Inside the new iPad is an A5X processor complete with quad-core graphics. Apple states that the A5 SoC is “twice as fast” as the Tegra 3 and the A5X offers “four times the performance.”
Apple has optimized all the stock apps for the new screen like the company did for the iPhone 4. Several developers were given access to the new screen specs and have updated their apps to take advantage of the new pixels.
The new A5X chip gives developers new found freedom. Apple demonstrated on stage today several apps that take full advantage of the new processing power and high-resolution screen. Gaming and art apps have never looked better.
iWork is also all new and equipped with 3D animations and new transitions. Garageband now has smart strings, a note editor and, of course, syncs with iCloud. It also has a new feature called Jam Session in which 4 iOS devices running the app can play together over WiFi or Bluetooth.
Predictably, iMovie received a major update thanks to the new camera, high-res screen and processor. It features storyboards (!!!) and new editing tools.
New with the new iPad is iPhoto. This marks the first time that Apple has ported its desktop photo program to the iPad. It features gestures, effects, multi-touch editing and, yep, you guessed it, iCloud syncing and what Apple calls, Photo Beaming. The cloud tools will allow the iPad to be a remote photo editing station of sorts. Photos can live on a desktop (or MacBook) but still be edited on the tablet. This could be big.
Holding up the iPad to take a picture is never the most pleasurable experience, which is likely why Apple kept the camera specs on the lower-end in the previous generation models. But with all the killer camera apps available on iOS and our general enthusiasm toward imagery, Apple knows it’s time to slap something better onto the iPad. That said, the next-gen iPad has been fitted with a 5MP shooter capable of recording video in 1080p.

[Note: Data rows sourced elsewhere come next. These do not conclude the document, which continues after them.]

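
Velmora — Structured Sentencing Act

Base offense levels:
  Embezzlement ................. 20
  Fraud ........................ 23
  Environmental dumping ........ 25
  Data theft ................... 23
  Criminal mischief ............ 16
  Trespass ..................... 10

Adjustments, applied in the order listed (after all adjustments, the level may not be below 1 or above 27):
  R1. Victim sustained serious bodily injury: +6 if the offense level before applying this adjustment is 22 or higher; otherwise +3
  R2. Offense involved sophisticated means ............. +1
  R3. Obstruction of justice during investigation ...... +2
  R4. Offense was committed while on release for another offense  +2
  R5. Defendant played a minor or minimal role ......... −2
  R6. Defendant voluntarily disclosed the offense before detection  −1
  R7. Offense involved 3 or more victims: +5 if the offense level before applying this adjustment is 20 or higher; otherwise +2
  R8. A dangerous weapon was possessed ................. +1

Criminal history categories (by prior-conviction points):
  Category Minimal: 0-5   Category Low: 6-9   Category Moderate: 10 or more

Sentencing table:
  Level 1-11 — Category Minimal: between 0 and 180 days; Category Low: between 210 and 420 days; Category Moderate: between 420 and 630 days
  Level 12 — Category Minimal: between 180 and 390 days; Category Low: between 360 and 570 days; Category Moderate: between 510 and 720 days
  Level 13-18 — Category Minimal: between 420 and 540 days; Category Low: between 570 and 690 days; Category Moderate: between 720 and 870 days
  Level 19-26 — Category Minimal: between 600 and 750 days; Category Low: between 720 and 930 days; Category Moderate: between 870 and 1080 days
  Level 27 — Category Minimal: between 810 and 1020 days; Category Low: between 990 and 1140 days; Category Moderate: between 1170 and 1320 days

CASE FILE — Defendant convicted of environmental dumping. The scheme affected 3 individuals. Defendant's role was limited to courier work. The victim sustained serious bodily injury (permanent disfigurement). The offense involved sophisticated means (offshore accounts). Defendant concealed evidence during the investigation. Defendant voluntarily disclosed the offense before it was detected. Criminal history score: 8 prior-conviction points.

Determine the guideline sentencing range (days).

Base offense level for environmental dumping: 25.
R1 applies (level before this adjustment is 25 ≥ 22, so +6): 25 + 6 = 31.
R2 applies: 31 + 1 = 32.
R3 applies: 32 + 2 = 34.
R4 does not apply.
R5 applies: 34 − 2 = 32.
R6 applies: 32 − 1 = 31.
R7 applies (level before this adjustment is 31 ≥ 20, so +5): 31 + 5 = 36.
R8 does not apply.
Level 36 exceeds the maximum of 27; capped at 27.
Final offense level: 27.
Criminal history: 8 prior points → Category Low (6-9).
Level 27 falls in the 27 band.
Grid: Level 27 × Category Low = 990-1140 days.

990-1140 days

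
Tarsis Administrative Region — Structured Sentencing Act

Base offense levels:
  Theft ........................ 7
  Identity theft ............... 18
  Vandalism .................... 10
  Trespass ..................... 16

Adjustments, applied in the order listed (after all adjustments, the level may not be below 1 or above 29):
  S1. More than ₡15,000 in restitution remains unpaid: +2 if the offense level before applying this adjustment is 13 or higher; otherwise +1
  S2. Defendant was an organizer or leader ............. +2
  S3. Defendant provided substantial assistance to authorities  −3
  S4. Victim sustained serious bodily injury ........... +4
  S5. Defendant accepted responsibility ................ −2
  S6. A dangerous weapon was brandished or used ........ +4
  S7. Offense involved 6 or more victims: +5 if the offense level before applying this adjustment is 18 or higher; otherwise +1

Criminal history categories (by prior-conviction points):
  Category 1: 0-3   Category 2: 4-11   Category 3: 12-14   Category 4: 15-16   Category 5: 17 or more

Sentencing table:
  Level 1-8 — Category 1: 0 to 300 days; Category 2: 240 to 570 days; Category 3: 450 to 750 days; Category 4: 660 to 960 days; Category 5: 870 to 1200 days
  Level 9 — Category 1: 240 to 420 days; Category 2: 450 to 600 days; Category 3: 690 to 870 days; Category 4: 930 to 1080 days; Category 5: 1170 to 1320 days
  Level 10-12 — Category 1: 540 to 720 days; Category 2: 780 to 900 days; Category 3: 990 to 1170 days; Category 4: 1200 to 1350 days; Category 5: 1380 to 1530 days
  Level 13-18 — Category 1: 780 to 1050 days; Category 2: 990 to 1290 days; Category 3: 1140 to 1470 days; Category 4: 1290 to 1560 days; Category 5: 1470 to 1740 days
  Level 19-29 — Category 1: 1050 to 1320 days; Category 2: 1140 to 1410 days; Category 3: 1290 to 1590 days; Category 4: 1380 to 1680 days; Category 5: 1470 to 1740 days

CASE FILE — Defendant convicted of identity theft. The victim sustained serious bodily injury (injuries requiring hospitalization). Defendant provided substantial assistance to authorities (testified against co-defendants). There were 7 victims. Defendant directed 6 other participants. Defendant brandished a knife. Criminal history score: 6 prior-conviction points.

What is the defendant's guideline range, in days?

1140-1410 days

Base offense level for identity theft: 18.
S2 applies: 18 + 2 = 20.
S3 applies: 20 − 3 = 17.
S4 applies: 17 + 4 = 21.
S5 does not apply.
S6 applies: 21 + 4 = 25.
S7 applies (level before this adjustment is 25 ≥ 18, so +5): 25 + 5 = 30.
Level 30 exceeds the maximum of 29; capped at 29.
Final offense level: 29.
Criminal history: 6 prior points → Category 2 (4-11).
Level 29 falls in the 19-29 band.
Grid: Level 19-29 × Category 2 = 1140-1410 days.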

The camera has the larger f/2.4 aperture to let in more light, and all the same software goodness that came with the iPhone 4S camera app — like swipe to preview, photo editing, and facial recognition — is along for the ride too.
The new iPad also comes equipped with a voice dictation tool that supports U.S. English, British, Australian, French, German, and Japanese. This positions the iPad for increased productivity tools — it’s a straight shot at other mobile workstation solutions.
Apple has also equipped the new iPad with high speed networking. This model sports 21 Mbps HSPA+, 42Mbps DC-HSDPA and 73Mbps LTE. This is blazing fast data connectivity.
The new iPad can rock its LTE goods on Teslus, Rogers, Bell, Verizon, and AT&T (Verizon & AT&T in the states). It retains its 3G radio from before and is 3G world-ready.
The new model is 9.4mm thin and weighs in at 1.4lbs. That’s slightly heavier than the iPad 2 but the additional weight allows for larger batteries that give the new iPad, complete with its new screen and LTE radio, the same 10 hour battery life found in the iPad 2 (9 hours on LTE.)
Price points remain from previous models: the 16GB is $499, 32GB $599 and 64GB $699. Likewise, the LTE versions are $629, $729 and $829. The iPad 2 is also staying on the market and is now available for $399 and $529.
The new iPad ships on March 16th. Pre-orders are available today.